4. Les principales victimes n'étant pas parties au contrat de location de l'appartement de la résidence L'Aquilon qui lie les époux F... à leur bailleur social, dès lors que ni les visites fréquentes des enfants B... chez leurs grands-parents, ni l'hébergement ponctuel, par M. et Mme F..., des membres de la famille J... à l'occasion d'un déménagement ou de travaux, ne conduisent à assimiler les enfants B... à des locataires du logement social occupé par leurs grands-parents, l'action décrite au point précédent ne peut être regardée comme trouvant sa source dans un contrat de droit privé. Les trois enfants doivent donc être regardés comme de simples usagers de l'ouvrage public que constitue le logement social. L'action en responsabilité intentée en leur nom, en réparation des dommages qu'ils estiment avoir subis en qualité d'usagers d'un ouvrage public, de même que celle intentée par leurs proches en réparation des dommages qu'ils estiment avoir subis par ricochet, relève donc de la compétence de la juridiction administrative.

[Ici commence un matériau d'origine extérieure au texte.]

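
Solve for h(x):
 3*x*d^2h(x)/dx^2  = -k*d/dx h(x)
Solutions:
 h(x) = C1 + x^(1 - re(k)/3)*(C2*sin(log(x)*Abs(im(k))/3) + C3*cos(log(x)*im(k)/3))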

5. Il résulte de ce qui précède que les appelants sont fondés à soutenir que c'est à tort que le tribunal administratif de Nîmes s'est déclaré incompétent pour connaître de leur demande.

6. Il y a lieu, pour la cour, de se prononcer immédiatement par la voie de l'évocation sur la demande indemnitaire présentée par les requérants.

Sur les conclusions indemnitaires :

En ce qui concerne la responsabilité :

7. Il appartient à l'usager d'un ouvrage public qui demande réparation d'un préjudice qu'il estime imputable à cet ouvrage de rapporter la preuve de l'existence d'un lien de causalité entre le préjudice invoqué et l'ouvrage. Le maître de l'ouvrage ne peut être exonéré de l'obligation d'indemniser la victime qu'en rapportant, à son tour, la preuve soit que l'ouvrage était en état d'entretien normal, soit que le dommage est imputable à une faute de la victime ou à un cas de force majeure.

8. Il résulte de l'instruction que l'enquête environnementale diligentée par l'agence régionale de santé à la suite du diagnostic de saturnisme chez l'enfant G... B... a notamment permis d'identifier la présence de plomb dans les peintures écaillées des garde-corps du balcon du logement social occupé par M. et Mme F..., situé 4 rue Antoine Moiturier, dans une concentration de 20,5 mg/g, nettement supérieure au seuil réglementaire de 1,5 mg/g visé notamment par l'article L. 1334-2 du code de la santé publique. Une telle source de plomb, non endiguée par les travaux de sécurisation adéquats, et aggravée par l'effritement des peintures du fait de leur état dégradé, caractérise un défaut d'entretien normal de l'ouvrage public par le bailleur social, à qui il incombait, en vertu notamment de l'article L. 1334-2 du code de la santé publique dans sa version en vigueur à la date à laquelle la contamination a été constatée, de réaliser les travaux de suppression du risque de contamination au plomb. Les consorts J... sont donc fondés à rechercher la responsabilité de Grand Avignon Résidences à raison du défaut d'entretien de l'ouvrage public dont il a la maîtrise.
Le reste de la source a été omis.